Philip James de Loutherberg was the creator of the
Eidophusikon presented in Leicester square in 1781. This was a 6ft by 8ft miniature mechanical theatre in which lamps, pulleys and stained glass slides were used to recreate dramatic scenes from nature. It must have been very exciting but certainly eclipsed by the "fantasmagorie" of Etienne Gaspard "Robertson" Robert which took place in the Capuchin Convent near the Place Vendome. The residents and visitors to post-revolutionary Paris were delighted to be frightened out of their wits with his show which depicted ghosts and skeletons emerging from a lightening-filled sky. He created these effects by using multiple projectors, a magic lantern on wheels, a waxed screen and eerie sound effects.
The shadow moved from mass entertainment to the home in the Victorian era, when there was a need to be seen to contain the fear and control the phantoms but also entertain all those children tumbling around the parlour. It looked as if Dad got his scissors out and made shadows on the wall with the help of a candle. This was also the time of
Arthur Rackham, who used his scissors to make silhouettes as well as the wonderful drawings, this one below is from Cinderella.

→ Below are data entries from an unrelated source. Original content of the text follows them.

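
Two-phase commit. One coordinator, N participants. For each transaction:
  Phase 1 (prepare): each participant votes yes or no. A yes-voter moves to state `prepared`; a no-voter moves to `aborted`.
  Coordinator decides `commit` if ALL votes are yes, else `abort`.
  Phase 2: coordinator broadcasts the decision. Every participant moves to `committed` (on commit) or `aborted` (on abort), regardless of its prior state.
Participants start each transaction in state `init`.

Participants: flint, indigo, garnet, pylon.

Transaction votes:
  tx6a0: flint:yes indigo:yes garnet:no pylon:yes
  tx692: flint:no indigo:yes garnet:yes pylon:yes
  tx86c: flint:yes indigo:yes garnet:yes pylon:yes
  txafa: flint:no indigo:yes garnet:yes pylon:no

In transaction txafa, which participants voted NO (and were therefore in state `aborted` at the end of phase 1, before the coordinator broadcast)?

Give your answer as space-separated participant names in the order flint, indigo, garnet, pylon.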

Marina Warner showed a lovely image of Lotte Reiniger's magical trick table, which she thought of as a magic horse or flying machine in which was able to take flight as an artist and filmmaker. She told us that through listening to other writers on film (one of whom I remember was Ian Christie) she had been interested in the idea that the characters depicted in Reiniger's work are not shadows that materialise on the screen, but entities in their own right.
As well as outlining the historical background she also touched upon the concept of shadow and the material of shadow and it's metaphorical association with shade and darkness. In this context she showed the works of William Kentridge and Kara Walker, both of whom embrace the political aspects of the material that they work with. They both deserve more than a few sentences at the end here so I shall endeavour to write about them again. In brief, Kara Walker revisits sites of 'darkness' in the American consciousness by satirising the literature of abolition, slavery and the civil war using enormous silhouettes, which are beautiful and very difficult to look at. William Kentridge uses a direct animation method (as I often do). He draws on an enormous piece of paper with charcoal and erases each frame before recording a new one, he refers to his method as 'stone age' animation, and Marina Warner suggested that he does this to 'thicken time and add memory'. I think I can see what he means.